ALEC ranks state education systems

Georgia comes in 27th:

In its “Report Card on American Education: K-12 State Performance, Progress, and Reform” published Wednesday, the Peach State ranks 27th among the states.

The report ranks states based on student performance and their corresponding improvements on the fourth- and eighth-grade reading and mathematics National Assessment of Educational Progress (NAEP), which are nationally administered exams, from 2003 to 2009.

For state academic standards compared with the 2007 NAEP, Georgia got a grade of “F.”

For identifying high quality teachers, Georgia was given a “D+.”

For retaining effective teachers, Georgia merited a “D.”

For removing ineffective teachers, Georgia earned a “C+.”

And it got a reform grade of “C.”

You can read the full report here. The report for Georgia is available here.

10 comments

  1. Lady Thinker says:

    Does anyone know where Georgia ranks academically in K-12? I know we are in the bottom five, but does anyone know where we are and what other states are in our group?

  2. jm says:

    People love numbers, and the education number that everyone loves to use is the worst measure – the SAT score. That is the one that GA ranks low, consistently in the bottom five. But the reality is that its a terrible comparison, comparing apples to submarines, because we test more kids, and pay for them to take the PSAT, encourage them to take the SAT. Most states don’t do that, only the best, brightet, college-bound students take the test.

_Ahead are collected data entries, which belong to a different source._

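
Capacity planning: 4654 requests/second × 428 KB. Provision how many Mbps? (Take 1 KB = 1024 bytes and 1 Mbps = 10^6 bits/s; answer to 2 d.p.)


Formula: Mbps = payload_bytes * RPS * 8 / 1e6
Payload per request = 428 KB = 428 * 1024 = 438272 bytes
Total bytes/sec = 438272 * 4654 = 2039717888
Total bits/sec = 2039717888 * 8 = 16317743104
Mbps = 16317743104 / 1e6 = 16317.74

16317.74 Mbps


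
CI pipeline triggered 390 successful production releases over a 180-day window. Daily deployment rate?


Formula: deployments per day = releases / days
= 390 / 180
= 2.167 deploys/day
(equivalently, 15.17 deploys/week)

2.167 deploys/day


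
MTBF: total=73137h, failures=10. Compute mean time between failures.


Formula: MTBF = Total operating time / Number of failures
MTBF = 73137 / 10
MTBF = 7313.7 hours

7313.7 hours


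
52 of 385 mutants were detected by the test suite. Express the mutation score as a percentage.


Mutation score = killed / total * 100
Mutation score = 52 / 385 * 100
Mutation score = 13.51%

13.51%


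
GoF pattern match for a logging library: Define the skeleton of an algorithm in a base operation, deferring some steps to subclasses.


This matches the Template Method pattern

Template Method


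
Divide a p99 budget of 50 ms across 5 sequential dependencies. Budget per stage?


Formula: per_stage = total_budget / stages
per_stage = 50 / 5
per_stage = 10.0 ms

10.0 ms


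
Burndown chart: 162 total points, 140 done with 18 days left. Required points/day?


Formula: Required rate = Remaining points / Days left
Remaining = 162 - 140 = 22 points
Required rate = 22 / 18 = 1.22 points/day

1.22 points/day


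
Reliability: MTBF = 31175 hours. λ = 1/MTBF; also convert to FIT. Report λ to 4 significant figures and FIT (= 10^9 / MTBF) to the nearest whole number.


Formula: λ = 1 / MTBF; FIT = λ × 1e9 = 1e9 / MTBF
λ = 1 / 31175 ≈ 3.208e-05 failures/hour
FIT = 1e9 / 31175 ≈ 32077 failures per 1e9 hours (nearest whole number)

λ = 3.208e-05 /h, FIT = 32077


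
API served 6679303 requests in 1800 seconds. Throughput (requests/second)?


Formula: throughput = requests / seconds
throughput = 6679303 / 1800
throughput = 3710.72 requests/second

3710.72 requests/second


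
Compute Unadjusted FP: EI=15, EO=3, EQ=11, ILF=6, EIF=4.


UFP = EI*4 + EO*5 + EQ*4 + ILF*10 + EIF*7
UFP = 15*4 + 3*5 + 11*4 + 6*10 + 4*7
UFP = 60 + 15 + 44 + 60 + 28
UFP = 207

207


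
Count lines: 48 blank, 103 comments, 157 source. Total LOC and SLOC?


Total LOC = blank + comment + code
Total LOC = 48 + 103 + 157 = 308
SLOC (source only) = code = 157

Total LOC: 308, SLOC: 157


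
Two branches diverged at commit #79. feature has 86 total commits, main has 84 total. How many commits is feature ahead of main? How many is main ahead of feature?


Common ancestor: commit #79
feature commits after divergence: 86 - 79 = 7
main commits after divergence: 84 - 79 = 5
feature is 7 commits ahead of main
main is 5 commits ahead of feature

feature ahead: 7, main ahead: 5


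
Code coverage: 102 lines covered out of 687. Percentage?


Coverage = covered / total * 100
Coverage = 102 / 687 * 100
Coverage = 14.85%

14.85%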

    The NAEP is a better measure. It measures every student at a similar point in time.

    Also, we rank pretty high when it comes to kids passing AP classes, and don’t forget that there is a great disparity in resources between the school districts in the metro area and the rest of the state.

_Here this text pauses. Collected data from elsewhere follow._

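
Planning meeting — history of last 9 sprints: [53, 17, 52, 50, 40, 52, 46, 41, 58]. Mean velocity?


Formula: Avg velocity = Total points / Number of sprints
Points: [53, 17, 52, 50, 40, 52, 46, 41, 58]
Sum = 53 + 17 + 52 + 50 + 40 + 52 + 46 + 41 + 58 = 409
Avg velocity = 409 / 9 = 45.44 points/sprint

45.44 points/sprint


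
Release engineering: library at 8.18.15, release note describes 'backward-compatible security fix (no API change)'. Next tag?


Current: 8.18.15
Change category: 'backward-compatible security fix (no API change)' → patch bump
SemVer rule: patch bump → increment PATCH (MAJOR and MINOR unchanged)
New: 8.18.16

8.18.16


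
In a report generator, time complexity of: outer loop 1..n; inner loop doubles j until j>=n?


Reasoning: linear outer times logarithmic inner
Complexity: O(n log n)

O(n log n)


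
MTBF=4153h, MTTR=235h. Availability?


Availability = MTBF / (MTBF + MTTR)
Availability = 4153 / (4153 + 235)
Availability = 4153 / 4388
Availability = 94.6445%

94.6445%


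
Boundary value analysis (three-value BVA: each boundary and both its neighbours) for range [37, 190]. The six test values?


Range: [37, 190]
Boundaries: just below min, min, min+1, max-1, max, just above max
Values: [36, 37, 38, 189, 190, 191]

[36, 37, 38, 189, 190, 191]


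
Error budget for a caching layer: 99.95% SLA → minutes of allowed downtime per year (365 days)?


Formula: allowed downtime = period * (100 - SLA) / 100
Period (year (365 days)) = 525600 minutes
Unavailability fraction = (100 - 99.95) / 100
Allowed downtime = 525600 * (100 - 99.95) / 100
Allowed downtime = 262.8 minutes

262.8 minutes


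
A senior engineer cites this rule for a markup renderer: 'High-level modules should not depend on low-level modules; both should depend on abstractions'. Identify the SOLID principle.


This describes the Dependency Inversion Principle (DIP)

Dependency Inversion Principle (DIP)


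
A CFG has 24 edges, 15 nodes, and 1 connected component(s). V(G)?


Formula: V(G) = E - N + 2P
V(G) = 24 - 15 + 2*1
V(G) = 9 + 2
V(G) = 11

11


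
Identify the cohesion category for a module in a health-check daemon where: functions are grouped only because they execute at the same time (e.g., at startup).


Reasoning: Related by timing only
Type: Temporal cohesion

Temporal cohesion


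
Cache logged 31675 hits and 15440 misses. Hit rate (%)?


Formula: hit rate = hits / (hits + misses) * 100
hit rate = 31675 / (31675 + 15440) * 100
hit rate = 31675 / 47115 * 100
hit rate = 67.23%

67.23%


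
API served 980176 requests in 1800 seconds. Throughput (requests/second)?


Formula: throughput = requests / seconds
throughput = 980176 / 1800
throughput = 544.54 requests/second

544.54 requests/second


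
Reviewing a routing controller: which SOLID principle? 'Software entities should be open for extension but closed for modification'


This describes the Open/Closed Principle (OCP)

Open/Closed Principle (OCP)


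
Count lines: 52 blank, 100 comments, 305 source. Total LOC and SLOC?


Total LOC = blank + comment + code
Total LOC = 52 + 100 + 305 = 457
SLOC (source only) = code = 305

Total LOC: 457, SLOC: 305


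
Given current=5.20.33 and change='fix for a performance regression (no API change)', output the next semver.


Current: 5.20.33
Change category: 'fix for a performance regression (no API change)' → patch bump
SemVer rule: patch bump → increment PATCH (MAJOR and MINOR unchanged)
New: 5.20.34

5.20.34


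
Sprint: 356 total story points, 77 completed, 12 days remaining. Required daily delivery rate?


Formula: Required rate = Remaining points / Days left
Remaining = 356 - 77 = 279 points
Required rate = 279 / 12 = 23.25 points/day

23.25 points/day


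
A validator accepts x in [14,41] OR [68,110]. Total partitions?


Valid ranges: [14,41] and [68,110]
Class 1: x < 14 — invalid
Class 2: 14 ≤ x ≤ 41 — valid
Class 3: 41 < x < 68 — invalid (gap between ranges)
Class 4: 68 ≤ x ≤ 110 — valid
Class 5: x > 110 — invalid
Total equivalence classes: 5

5 equivalence classes


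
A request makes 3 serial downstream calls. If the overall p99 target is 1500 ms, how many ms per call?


Formula: per_stage = total_budget / stages
per_stage = 1500 / 3
per_stage = 500.0 ms

500.0 ms


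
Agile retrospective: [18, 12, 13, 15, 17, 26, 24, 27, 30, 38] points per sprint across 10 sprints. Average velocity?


Formula: Avg velocity = Total points / Number of sprints
Points: [18, 12, 13, 15, 17, 26, 24, 27, 30, 38]
Sum = 18 + 12 + 13 + 15 + 17 + 26 + 24 + 27 + 30 + 38 = 220
Avg velocity = 220 / 10 = 22.0 points/sprint

22.0 points/sprint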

    As a former teacher, I will tell you there are some really great teachers across the state, and there are some clunkers. But if you look at the evaluation system, while we grade kids on an A to F scale, teachers get one of two grades – Satisfactory or Needs Improvement. And teachers getting either of these grades generally will get re-hired. If you get an NI, you are put on a plan, get more training and observations, and I think as a consequence you don’t get your annual step raise. And then maybe if you get two or three years with an NI annual evaluation somebody decides not to renew your contract.

    • polisavvy says:

      I have to agree with you on this one. Once they make tenure, performance doesn’t seem to matter any longer (at least that is what I noticed from some of the teachers of my sons). There should be something done to evaluate them in order that they are able to keep their jobs. Most people have yearly evaluations that are based on performance, attendance, attitude, etc. There should be no exception made and teachers should have to go through the same thing. That would make an improvement in education, in my opinion.

    • Lady Thinker says:

      Using what criteria do you suggest they use? By how many unpaid hours they donate? How many parent-teacher conferences they have? How many kids come to class with no pen, pencil, or paper and an attitude? The hours filling out paperwork for the no child left behind? The lack of funds for buying each student a book? All the things pulling teachers in all directions outside of what they are paid to do, which is teach kids, even the ones that don’t want to learn? What dollar amount would you put on teachers who are threatened or hit?

      Just wondering what you think teachers do all day.

      • The good ones effectively communicate the cirruculum so that the students learn what they need to learn in order to be successful. The bad ones don’t do that. We need to objectively evaluate who’s kids are learning, and who’s are not. The ones who’s kids are not learning need to go work at Coldstone.

        Criteria is easy. Student performance…standardize test based on each grades cirrculum. The second time you have x% of kids fall under the Mendoza line, you’re out.

        Just “teaching” is not a noble profession. Being a good teacher is one of the most noble things one can be.

        Everyone’s job has issues, btw.